Here are some examples you might find useful:
- “I’ve been going through a stressful period at work lately, so I need to take some more time for myself to rest and focus on my health. Unfortunately I won’t be able to make it to sport training this month, thanks for understanding. I’ll let you know when I’m ready to join again.”
- “I know that it’s important for us to connect at the end of the day, but I’ve been feeling run down lately. At the moment I need to take a few minutes for quiet and relaxation, but I’d love to talk to you after my evening walk. Would that be okay?”
- “I can hear you have a lot going on at the moment and you need some one to talk to. I really care about you and I want to support you, I’m just dealing with some challenges myself at the moment so my cup is pretty full. I’m sorry I’m not able to hold space as I usually do, but I’d love to drop off a meal to you next week if that’s okay?”
- "I felt uncomfortable when you said that. I’m going to need you to stop saying that. If you don’t stop, I will need to leave this situation.”

Top Tips:
Practice using “I” statements to calmly and assertively communicate your thoughts and feelings, rather than “you” statements. This makes it easier for the other person to hear what you have to say without feeling upset or defensive, and also makes it easier for you to communicate something that might be difficult.
For example:
“I understand you’re trying to help, but I am feeling a bit overwhelmed by the questions you’re asking me. I would find it helpful if we could change the subject, and I will reach out to you if I want to discuss things further.”
“I am feeling hurt at the moment and I need some space to take care of myself.”

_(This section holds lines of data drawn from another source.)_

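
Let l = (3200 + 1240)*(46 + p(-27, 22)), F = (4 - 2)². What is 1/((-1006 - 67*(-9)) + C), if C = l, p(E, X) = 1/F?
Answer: 1/204947 ≈ 4.8793e-6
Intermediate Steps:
F = 4 (F = 2² = 4)
p(E, X) = ¼ (p(E, X) = 1/4 = ¼)
l = 205350 (l = (3200 + 1240)*(46 + ¼) = 4440*(185/4) = 205350)
C = 205350
1/((-1006 - 67*(-9)) + C) = 1/((-1006 - 67*(-9)) + 205350) = 1/((-1006 + 603) + 205350) = 1/(-403 + 205350) = 1/204947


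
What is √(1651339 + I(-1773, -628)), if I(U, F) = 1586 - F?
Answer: √1653553 ≈ 1285.9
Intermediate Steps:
√(1651339 + I(-1773, -628)) = √(1651339 + (1586 - 1*(-628))) = √(1651339 + (1586 + 628)) = √(1651339 + 2214) = √1653553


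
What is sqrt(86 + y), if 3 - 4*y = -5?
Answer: 2*sqrt(22) ≈ 9.3808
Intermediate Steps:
y = 2 (y = 3/4 - 1/4*(-5) = 3/4 + 5/4 = 2)
sqrt(86 + y) = sqrt(86 + 2) = sqrt(88) = 2*sqrt(22)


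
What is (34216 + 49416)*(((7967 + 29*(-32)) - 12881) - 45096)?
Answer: -4260046816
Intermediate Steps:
(34216 + 49416)*(((7967 + 29*(-32)) - 12881) - 45096) = 83632*(((7967 - 928) - 12881) - 45096) = 83632*((7039 - 12881) - 45096) = 83632*(-5842 - 45096) = 83632*(-50938) = -4260046816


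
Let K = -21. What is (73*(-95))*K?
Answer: 145635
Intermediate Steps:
(73*(-95))*K = (73*(-95))*(-21) = -6935*(-21) = 145635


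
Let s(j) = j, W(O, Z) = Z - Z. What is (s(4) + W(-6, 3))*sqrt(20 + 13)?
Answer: 4*sqrt(33) ≈ 22.978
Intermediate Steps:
W(O, Z) = 0
(s(4) + W(-6, 3))*sqrt(20 + 13) = (4 + 0)*sqrt(20 + 13) = 4*sqrt(33)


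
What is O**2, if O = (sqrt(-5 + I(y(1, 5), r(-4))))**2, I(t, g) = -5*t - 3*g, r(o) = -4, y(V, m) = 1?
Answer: 4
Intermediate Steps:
O = 2 (O = (sqrt(-5 + (-5*1 - 3*(-4))))**2 = (sqrt(-5 + (-5 + 12)))**2 = (sqrt(-5 + 7))**2 = (sqrt(2))**2 = 2)
O**2 = 2**2 = 4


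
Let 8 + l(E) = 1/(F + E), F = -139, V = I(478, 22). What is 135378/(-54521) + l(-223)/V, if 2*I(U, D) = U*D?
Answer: -257835891025/103775053316 ≈ -2.4846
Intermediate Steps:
I(U, D) = D*U/2 (I(U, D) = (U*D)/2 = (D*U)/2 = D*U/2)
V = 5258 (V = (1/2)*22*478 = 5258)
l(E) = -8 + 1/(-139 + E)
135378/(-54521) + l(-223)/V = 135378/(-54521) + ((1113 - 8*(-223))/(-139 - 223))/5258 = 135378*(-1/54521) + ((1113 + 1784)/(-362))*(1/5258) = -135378/54521 - 1/362*2897*(1/5258) = -135378/54521 - 2897/362*1/5258 = -135378/54521 - 2897/1903396 = -257835891025/103775053316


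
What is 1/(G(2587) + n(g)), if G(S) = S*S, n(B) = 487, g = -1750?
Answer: 1/6693056 ≈ 1.4941e-7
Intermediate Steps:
G(S) = S²
1/(G(2587) + n(g)) = 1/(2587² + 487) = 1/(6692569 + 487) = 1/6693056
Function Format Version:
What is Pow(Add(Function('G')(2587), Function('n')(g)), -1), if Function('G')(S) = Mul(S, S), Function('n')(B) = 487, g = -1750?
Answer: Rational(1, 6693056) ≈ 1.4941e-7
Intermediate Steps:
Function('G')(S) = Pow(S, 2)
Pow(Add(Function('G')(2587), Function('n')(g)), -1) = Pow(Add(Pow(2587, 2), 487), -1) = Pow(Add(6692569, 487), -1) = Pow(6693056, -1) = Rational(1, 6693056)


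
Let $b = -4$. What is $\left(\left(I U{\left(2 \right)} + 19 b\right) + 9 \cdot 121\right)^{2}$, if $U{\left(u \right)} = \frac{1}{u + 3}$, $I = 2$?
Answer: $\frac{25674489}{25} \approx 1.027 \cdot 10^{6}$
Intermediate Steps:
$U{\left(u \right)} = \frac{1}{3 + u}$
$\left(\left(I U{\left(2 \right)} + 19 b\right) + 9 \cdot 121\right)^{2} = \left(\left(\frac{2}{3 + 2} + 19 \left(-4\right)\right) + 9 \cdot 121\right)^{2} = \left(\left(\frac{2}{5} - 76\right) + 1089\right)^{2} = \left(- \frac{378}{5} + 1089\right)^{2} = \left(\frac{5067}{5}\right)^{2} = \frac{25674489}{25}$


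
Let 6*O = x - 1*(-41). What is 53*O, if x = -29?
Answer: 106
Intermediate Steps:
O = 2 (O = (-29 - 1*(-41))/6 = (-29 + 41)/6 = (⅙)*12 = 2)
53*O = 53*2 = 106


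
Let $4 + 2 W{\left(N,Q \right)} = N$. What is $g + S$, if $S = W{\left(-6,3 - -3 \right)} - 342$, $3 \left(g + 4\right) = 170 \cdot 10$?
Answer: $\frac{647}{3} \approx 215.67$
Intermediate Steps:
$g = \frac{1688}{3}$ ($g = -4 + \frac{170 \cdot 10}{3} = -4 + \frac{1}{3} \cdot 1700 = -4 + \frac{1700}{3} = \frac{1688}{3} \approx 562.67$)
$W{\left(N,Q \right)} = -2 + \frac{N}{2}$
$S = -347$ ($S = \left(-2 + \frac{1}{2} \left(-6\right)\right) - 342 = \left(-2 - 3\right) - 342 = -5 - 342 = -347$)
$g + S = \frac{1688}{3} - 347 = \frac{647}{3}$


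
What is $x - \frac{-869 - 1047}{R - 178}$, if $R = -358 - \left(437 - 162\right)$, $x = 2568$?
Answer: $\frac{2080732}{811} \approx 2565.6$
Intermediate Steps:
$R = -633$ ($R = -358 - 275 = -633$)
$x - \frac{-869 - 1047}{R - 178} = 2568 - \frac{-869 - 1047}{-633 - 178} = 2568 - - \frac{1916}{-811} = 2568 - \left(-1916\right) \left(- \frac{1}{811}\right) = 2568 - \frac{1916}{811} = \frac{2080732}{811}$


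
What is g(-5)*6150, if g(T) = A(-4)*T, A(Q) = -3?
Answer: 92250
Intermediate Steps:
g(T) = -3*T
g(-5)*6150 = -3*(-5)*6150 = 15*6150 = 92250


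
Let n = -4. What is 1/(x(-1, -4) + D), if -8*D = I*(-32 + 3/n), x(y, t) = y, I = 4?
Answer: 8/123 ≈ 0.065041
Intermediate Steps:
D = 131/8 (D = -(-32 + 3/(-4))/2 = -(-32 + 3*(-1/4))/2 = -(-32 - 3/4)/2 = -(-131)/(2*4) = -1/8*(-131) = 131/8 ≈ 16.375)
1/(x(-1, -4) + D) = 1/(-1 + 131/8) = 1/(123/8) = 8/123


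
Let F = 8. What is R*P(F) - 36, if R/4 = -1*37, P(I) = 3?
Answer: -480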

It’s important to keep an open and relaxed demeanor, and accept that the person you’re communicating with will have their own set of values and boundaries too. Remain open and listen to what they have to say. Communicating your boundaries can lead to helpful conversations, negotiations, and a deeper understanding of one another.
When you employ assertiveness elegantly, you communicate your boundaries, respect your needs and create a respectful environment for yourself and others.
Remember that it takes time and practice to cultivate the skills to communicate boundaries.